Mathematically, it can be represented as:
[tex]\[ \text{Net Worth} = \text{Total Assets} - \text{Total Liabilities} \][/tex]
Now, let's consider each of the multiple-choice options given:
- OA. Subtracting gross income from net income.
This isn't correct because income (gross or net) is not directly part of the assets or liabilities calculation required for net worth.
- OB. Adding liabilities to the total value of assets.
This isn't correct either, as adding liabilities to assets wouldn't leave us with a net value.

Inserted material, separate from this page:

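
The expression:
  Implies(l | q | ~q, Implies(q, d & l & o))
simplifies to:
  ~q | (d & l & o)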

It would actually increase the total value, but net worth involves reducing the value of assets by the value of liabilities.
- OC. Subtracting liabilities from the total value of assets.
This is correct, as it directly aligns with the formula for calculating net worth:
[tex]\[ \text{Net Worth} = \text{Total Assets} - \text{Total Liabilities} \][/tex]
This step exactly shows how net worth is determined.
- OD. Adding gross income to net income.
This isn't correct, as income is related to revenue and profit, not to the total value of assets or liabilities necessary for determining net worth.
Based on this analysis, the correct answer is:
OC. Subtracting liabilities from the total value of assets.